Ночь осенняя, долгая, а ветер так-то зловеще свистит в сучьях тополя! Пахнет ладаном и горящим воском.

– Слушай!

– Слушаю, батюшка, – тихо ответила Меланья.

– Не запамятуй клятьбу, какую дала мне пред иконою в бане. Не открой тайну мякинной утробе – навек проклятье будет, мотри! До возрастанья Диомида не трожь клад.
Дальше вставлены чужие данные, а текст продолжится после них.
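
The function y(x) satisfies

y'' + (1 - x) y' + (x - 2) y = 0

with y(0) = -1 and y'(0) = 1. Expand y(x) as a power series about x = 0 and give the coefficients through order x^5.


Ansatz: y(x) = sum_{n>=0} a_n x^n, so y'(x) = sum_{n>=1} n a_n x^(n-1) and y''(x) = sum_{n>=2} n(n-1) a_n x^(n-2).
Substitute into P(x) y'' + Q(x) y' + R(x) y = 0 with P(x) = 1, Q(x) = 1 - x, R(x) = x - 2, and match powers of x.
Initial conditions: a_0 = -1, a_1 = 1.
Setting the coefficient of each power of x to zero and solving order by order (substituting the coefficients already found):
  x^0: 2 a_2 + a_1 - 2 a_0 = 0  ->  2 a_2 = -a_1 + 2 a_0 = -3  ->  a_2 = -3/2
  x^1: 6 a_3 + 2 a_2 - 3 a_1 + a_0 = 0  ->  6 a_3 = -2 a_2 + 3 a_1 - a_0 = 7  ->  a_3 = 7/6
  x^2: 12 a_4 + 3 a_3 - 4 a_2 + a_1 = 0  ->  12 a_4 = -3 a_3 + 4 a_2 - a_1 = -21/2  ->  a_4 = -7/8
  x^3: 20 a_5 + 4 a_4 - 5 a_3 + a_2 = 0  ->  20 a_5 = -4 a_4 + 5 a_3 - a_2 = 65/6  ->  a_5 = 13/24
Truncated series: y(x) = -1 + x - (3/2) x^2 + (7/6) x^3 - (7/8) x^4 + (13/24) x^5 + O(x^6).

a_0 = -1; a_1 = 1; a_2 = -3/2; a_3 = 7/6; a_4 = -7/8; a_5 = 13/24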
А как Диомид подымется на свои ноги, укажи место клада: сам отроет, гли.

Меланья поклялась точно исполнить завещание Прокопия Веденеевича.

– Порушишь клятьбу – в смоле кипучей гореть будешь. Помни!
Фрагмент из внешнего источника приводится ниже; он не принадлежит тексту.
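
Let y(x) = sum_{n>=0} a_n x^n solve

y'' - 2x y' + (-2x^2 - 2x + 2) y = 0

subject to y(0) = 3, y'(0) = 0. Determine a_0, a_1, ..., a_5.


Ansatz: y(x) = sum_{n>=0} a_n x^n, so y'(x) = sum_{n>=1} n a_n x^(n-1) and y''(x) = sum_{n>=2} n(n-1) a_n x^(n-2).
Substitute into P(x) y'' + Q(x) y' + R(x) y = 0 with P(x) = 1, Q(x) = -2x, R(x) = -2x^2 - 2x + 2, and match powers of x.
Initial conditions: a_0 = 3, a_1 = 0.
Setting the coefficient of each power of x to zero and solving order by order (substituting the coefficients already found):
  x^0: 2 a_2 + 2 a_0 = 0  ->  2 a_2 = -2 a_0 = -6  ->  a_2 = -3
  x^1: 6 a_3 - 2 a_0 = 0  ->  6 a_3 = 2 a_0 = 6  ->  a_3 = 1
  x^2: 12 a_4 - 2 a_2 - 2 a_1 - 2 a_0 = 0  ->  12 a_4 = 2 a_2 + 2 a_1 + 2 a_0 = 0  ->  a_4 = 0
  x^3: 20 a_5 - 4 a_3 - 2 a_2 - 2 a_1 = 0  ->  20 a_5 = 4 a_3 + 2 a_2 + 2 a_1 = -2  ->  a_5 = -1/10
Truncated series: y(x) = 3 - 3 x^2 + x^3 - (1/10) x^5 + O(x^6).

a_0 = 3; a_1 = 0; a_2 = -3; a_3 = 1; a_4 = 0; a_5 = -1/10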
– Не забуду, батюшка, – поникла Меланья, клад мучил ее – так и хотелось отрыть да хоть одним глазом глянуть: «Много ли золота припрятано у батюшки для Диомида?»

– Не отверзни лицо твое и душу в час бедствия мово, не пусти слово на ветер! – наказывал духовник, поглаживая костлявой рукою плечо Меланьи. – Не было нам радости, видит господь. Дык пущай опосля меня возрадуется Диомид – сила у него будет большая, в тех туясах хватит, штоб хозяйство поправить опосля порухи. Да говори потом Диомиду, как я на сходке за народ заступился и муку принял великую, а не убоялся того, не пал духом. Пущай и он возрастет с той же крепостью нерушимой, за правду штоб стоял, хоша бы смерть в глаза ему зырилась.
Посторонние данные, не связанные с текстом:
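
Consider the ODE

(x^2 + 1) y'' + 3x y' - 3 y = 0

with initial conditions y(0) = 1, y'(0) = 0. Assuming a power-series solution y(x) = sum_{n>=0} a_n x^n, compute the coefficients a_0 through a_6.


Ansatz: y(x) = sum_{n>=0} a_n x^n, so y'(x) = sum_{n>=1} n a_n x^(n-1) and y''(x) = sum_{n>=2} n(n-1) a_n x^(n-2).
Substitute into P(x) y'' + Q(x) y' + R(x) y = 0 with P(x) = x^2 + 1, Q(x) = 3x, R(x) = -3, and match powers of x.
Initial conditions: a_0 = 1, a_1 = 0.
Setting the coefficient of each power of x to zero and solving order by order (substituting the coefficients already found):
  x^0: 2 a_2 - 3 a_0 = 0  ->  2 a_2 = 3 a_0 = 3  ->  a_2 = 3/2
  x^1: 6 a_3 = 0  ->  a_3 = 0
  x^2: 12 a_4 + 5 a_2 = 0  ->  12 a_4 = -5 a_2 = -15/2  ->  a_4 = -5/8
  x^3: 20 a_5 + 12 a_3 = 0  ->  20 a_5 = -12 a_3 = 0  ->  a_5 = 0
  x^4: 30 a_6 + 21 a_4 = 0  ->  30 a_6 = -21 a_4 = 105/8  ->  a_6 = 7/16
Truncated series: y(x) = 1 + (3/2) x^2 - (5/8) x^4 + (7/16) x^6 + O(x^7).

a_0 = 1; a_1 = 0; a_2 = 3/2; a_3 = 0; a_4 = -5/8; a_5 = 0; a_6 = 7/16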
– Не запамятую, батюшка, – кивнула Меланья, не соображая, что к чему.

– Туши свечи – ни к чему воску гореть. Две оставь на аналое.

От двух свечек в моленной стало сумрачно. Слышались вздохи старого тополя. Натужно вздохнет, притихнет, а потом со свистом выпустит воздух сквозь сучья.

– Эко вздыхает святое дерево! – слушал старик. – Полегчало мне, слава Исусу. Кабы корни пил сразу – может, поднялся бы.

– Дай бог, штоб вы поправились…

Старик помолчал, о чем-то думая, потом спросил:

– Поселенцы выступили?

– Ишо вечером. Много-много. Ехали! Ехали! Которые верхом на конях, а которые на телегах, пешком шли.

– Головня повел?

– Головня и Зырян.

– Надо бы и нам не мешкать, да вот старцы елозились в моленной. До вторых петухов отложили. Пошли-ка Апроську к Варфоломеюшке, чтоб послал сынов созывать праведников к выезду, да за мной пущай заедут на телеге. Про Филимона не сказывай, што убег, – экий срам на мою голову! Не в Минусинск ли он поехал?

– Не знаю, батюшка.

– На заимку, должно, где летось деготь гнали. Послать бы кого туда, штоб бока ему намяли. – Подумал, отказался: – Ни к чему! Все едино: с мякинной утробы, окромя нытья, проку не будет. Ладно, неси мне теплую одежу, облаку. Да Апроську пошли. Штоб бегом!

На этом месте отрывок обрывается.